- Occupations: Nonprofit executive; Transgender rights activist;
- Organization: Executive Director of the Transgender Education Network of Texas
- Awards: Time 100 2022

= Emmett Schelling =

American transgender rights activist and nonprofit executive

Emmett Schelling is a South Korean-born American transgender rights activist and nonprofit executive who has served as the Executive Director of the Transgender Education Network of Texas since 2017. He previously served as the President of the San Antonio Gender Association from 2016 to 2017. He was named one of the Time 100 in 2022.

==Biography==
He was born in Seoul, but was adopted and raised in Ohio and in Michigan in a very rural area. He frequently shares a story about how when he was 3 or 4, his sister tried to curl his hair and put him in a dress and he wound up burning his head from trying to escape the curling iron. He has also stated that he's cut his hair short since he was 9 or 10, first with scissors. He has discussed how he grew up in a mostly evangelical, rural, Christian community, and was involved in the Young Republicans in his youth. He felt afraid to come out as a transgender man for fear of his life and safety during his childhood.

He studied business management and marketing in college, and at one point did an internship as an associate youth pastor and ministry research fellow. He then worked in corporate management, and moved to San Antonio in 2015. He served as president of the San Antonio Gender Association from 2016 to 2017.

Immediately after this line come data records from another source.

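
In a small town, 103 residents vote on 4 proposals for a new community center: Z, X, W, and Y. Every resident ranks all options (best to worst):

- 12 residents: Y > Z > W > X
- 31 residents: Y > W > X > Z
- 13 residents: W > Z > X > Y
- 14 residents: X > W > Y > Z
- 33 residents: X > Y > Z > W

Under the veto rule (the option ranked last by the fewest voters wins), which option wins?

X

Last-place votes: Z 45, X 12, W 33, Y 13.
X is ranked last by the fewest voters, so X wins.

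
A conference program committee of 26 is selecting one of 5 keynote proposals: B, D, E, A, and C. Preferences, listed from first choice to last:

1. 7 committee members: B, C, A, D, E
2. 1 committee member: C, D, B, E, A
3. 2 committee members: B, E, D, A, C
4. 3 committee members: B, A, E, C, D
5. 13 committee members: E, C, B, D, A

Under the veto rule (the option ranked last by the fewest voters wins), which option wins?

Last-place votes: B 0, D 3, E 7, A 14, C 2.
B is ranked last by the fewest voters, so B wins.

B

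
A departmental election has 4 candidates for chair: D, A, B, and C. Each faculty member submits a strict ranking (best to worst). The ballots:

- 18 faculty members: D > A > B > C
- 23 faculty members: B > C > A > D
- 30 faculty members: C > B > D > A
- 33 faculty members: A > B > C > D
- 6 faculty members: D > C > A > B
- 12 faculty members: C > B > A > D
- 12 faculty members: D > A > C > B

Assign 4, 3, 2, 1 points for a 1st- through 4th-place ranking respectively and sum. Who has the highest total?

D: 18·4 + 23·1 + 30·2 + 33·1 + 6·4 + 12·1 + 12·4 = 272
A: 18·3 + 23·2 + 30·1 + 33·4 + 6·2 + 12·2 + 12·3 = 334
B: 18·2 + 23·4 + 30·3 + 33·3 + 6·1 + 12·3 + 12·1 = 371
C: 18·1 + 23·3 + 30·4 + 33·2 + 6·3 + 12·4 + 12·2 = 363
B has the highest Borda score (371).

B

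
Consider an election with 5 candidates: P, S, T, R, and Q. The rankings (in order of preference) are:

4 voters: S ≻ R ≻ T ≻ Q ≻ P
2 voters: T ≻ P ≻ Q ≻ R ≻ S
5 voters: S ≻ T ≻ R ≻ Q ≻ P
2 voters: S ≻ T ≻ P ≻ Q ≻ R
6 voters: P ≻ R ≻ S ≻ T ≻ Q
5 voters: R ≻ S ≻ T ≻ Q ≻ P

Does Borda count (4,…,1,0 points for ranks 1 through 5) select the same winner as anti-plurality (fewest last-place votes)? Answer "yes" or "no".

no

Borda — scores: P 34, S 71, T 53, R 62, Q 20. Winner: S.
Anti-plurality — last-place votes: P 14, S 2, T 0, R 2, Q 6. Winner: T.
The two methods disagree.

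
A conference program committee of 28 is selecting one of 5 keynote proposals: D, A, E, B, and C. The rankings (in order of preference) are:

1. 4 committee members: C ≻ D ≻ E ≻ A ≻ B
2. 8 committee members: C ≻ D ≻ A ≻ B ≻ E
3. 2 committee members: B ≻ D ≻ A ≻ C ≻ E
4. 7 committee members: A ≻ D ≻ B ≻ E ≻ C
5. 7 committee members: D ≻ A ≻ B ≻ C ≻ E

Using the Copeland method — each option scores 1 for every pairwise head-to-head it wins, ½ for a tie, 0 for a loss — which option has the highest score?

D

D: beats A, E, B, and C → score 4.
A: beats E, B, and C; loses to D → score 3.
E: loses to D, A, B, and C → score 0.
B: beats E and C; loses to D and A → score 2.
C: beats E; loses to D, A, and B → score 1.
D has the best pairwise record.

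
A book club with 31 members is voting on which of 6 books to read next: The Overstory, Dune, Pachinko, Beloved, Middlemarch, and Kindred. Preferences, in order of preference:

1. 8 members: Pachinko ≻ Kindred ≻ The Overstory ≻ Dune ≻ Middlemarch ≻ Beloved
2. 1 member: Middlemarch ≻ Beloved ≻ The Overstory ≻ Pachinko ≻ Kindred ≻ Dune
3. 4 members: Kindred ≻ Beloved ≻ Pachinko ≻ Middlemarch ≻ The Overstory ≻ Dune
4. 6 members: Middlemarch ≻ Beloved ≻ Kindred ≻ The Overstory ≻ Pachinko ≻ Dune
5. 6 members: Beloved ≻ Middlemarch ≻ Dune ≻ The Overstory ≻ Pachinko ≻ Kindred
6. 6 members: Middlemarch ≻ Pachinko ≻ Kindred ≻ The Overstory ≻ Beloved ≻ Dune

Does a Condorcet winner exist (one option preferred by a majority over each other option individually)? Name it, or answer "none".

Middlemarch

Middlemarch vs The Overstory: 23–8 for Middlemarch.
Middlemarch vs Dune: 23–8 for Middlemarch.
Middlemarch vs Pachinko: 19–12 for Middlemarch.
Middlemarch vs Beloved: 21–10 for Middlemarch.
Middlemarch vs Kindred: 19–12 for Middlemarch.
Middlemarch beats every other option head-to-head.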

That same year, he became a full-time activist, and in 2017, he took on the role of Executive Director of the Transgender Education Network of Texas, the largest transgender and genderdiverse advocacy group in Texas. He was the first ever person of color to serve as executive director, and immediately worked on making the board more diverse.

As executive director, he handles a grueling schedule of long hours advocating against anti-transgender bills in the Texas state legislature and advocating for queer rights, healthcare access, and gender equity, among other things, in varying settings.